(no title)
jedbrown | 2 years ago
If a human did what these language models are doing (output derivative works with the copyright and license stripped), it would be a license violation. When humans want to create a new implementation with clean IP, they have one team study the IP-encumbered code and write a spec, then a different team writes a new implementation according to the spec. LM developers could have similar practices, with separately-trained components that create an auditable intermediate representation and independently create new code based on that representation.
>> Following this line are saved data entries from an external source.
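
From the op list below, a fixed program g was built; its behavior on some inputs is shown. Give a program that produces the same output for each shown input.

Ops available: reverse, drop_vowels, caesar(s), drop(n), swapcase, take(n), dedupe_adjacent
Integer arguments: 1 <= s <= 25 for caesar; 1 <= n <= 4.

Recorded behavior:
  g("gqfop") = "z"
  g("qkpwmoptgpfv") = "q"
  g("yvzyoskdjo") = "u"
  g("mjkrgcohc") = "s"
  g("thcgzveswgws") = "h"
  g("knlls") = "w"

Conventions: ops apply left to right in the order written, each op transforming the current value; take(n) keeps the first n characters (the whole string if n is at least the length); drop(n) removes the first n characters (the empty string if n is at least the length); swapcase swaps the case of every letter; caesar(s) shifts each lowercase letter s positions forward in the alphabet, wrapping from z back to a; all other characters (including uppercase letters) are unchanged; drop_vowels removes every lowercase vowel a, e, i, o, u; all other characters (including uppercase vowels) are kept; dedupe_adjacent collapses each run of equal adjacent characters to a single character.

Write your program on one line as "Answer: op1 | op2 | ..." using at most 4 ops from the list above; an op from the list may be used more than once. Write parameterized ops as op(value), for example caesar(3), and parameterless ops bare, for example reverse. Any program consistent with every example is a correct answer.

caesar(11) | reverse | take(2) | drop(1)

Check, running the answer program on each example:
  "gqfop" -> "rbqza" -> "azqbr" -> "az" -> "z"
  "qkpwmoptgpfv" -> "bvahxzaeraqg" -> "gqareazxhavb" -> "gq" -> "q"
  "yvzyoskdjo" -> "jgkjzdvouz" -> "zuovdzjkgj" -> "zu" -> "u"
  "mjkrgcohc" -> "xuvcrnzsn" -> "nsznrcvux" -> "ns" -> "s"
  "thcgzveswgws" -> "esnrkgpdhrhd" -> "dhrhdpgkrnse" -> "dh" -> "h"
  "knlls" -> "vywwd" -> "dwwyv" -> "dw" -> "w"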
The tech isn't up to that task and the LM authors think they're going to get away with laundering what would be plagiarism if a human did it.
visarga|2 years ago
... and then execute copyrighted code -> trace resulting values -> tests for new code.
AI could do clean room reimplementation of any code to beef up the training set. It can also make sure the new code is different from the old code at ngram-level, so even by chance it should not look the same.
Would that hold up in court? Is it copyright laundering?
jedbrown|2 years ago
What language models could do easily is to obfuscate better so the license violation is harder to prove. That's behavior laundering -- no amount of human obfuscation (e.g., synonym substitution, renaming variables, swapping out control structures) can turn a plagiarized work into one that isn't. If we (via regulators and courts) let the Altmans of the world pull their stunt, they're going to end up with a government-protected monopoly on plagiarism-laundering.
koolba|2 years ago
Potentially for all of the inputs at once.
Maxion|2 years ago
Maybe at a FAANG or some other MegaCorp, but most companies around barely have a single dev team at all, or if they're larger barely have one per project.
jameshart|2 years ago
The weights are an intermediate representation that contains nothing resembling the original code.
zacmps|2 years ago
You can't just take copyrighted code, base 64 it, sent it to someone, have them decode it, and claim there was no copyright violation.
From my (admittedly vague) understanding copyright law cares about the lineage of data, and I don't see how any reasonable interpretation could consider that the lineage doesn't pass through models.
IANAL
vkou|2 years ago
snickerbockers|2 years ago
So is the ELF.
__loam|2 years ago
cj|2 years ago
I'm curious how easy or difficult it is to get GPT to spit out content (code or text) that could be considered obvious infringement.
Tempted to give it half of some closed-source or restrictive licensed code to see if it auto-completes the other half in a manner that is obviously recreating the original work.
littlestymaar|2 years ago
Edit: it wasn't ChatGPT but Copilot see https://twitter.com/mitsuhiko/status/1410886329924194309
jameshart|2 years ago
The same applies to GPT. It could reproduce Bohemian Rhapsody lyrics in the course of answering questions and there’s no automatic breach of copyright that’s taking place. It’s okay for GPT to know how a well known song goes.
If copilot ‘knows how some code goes’ and is able to complete it, how is that any different?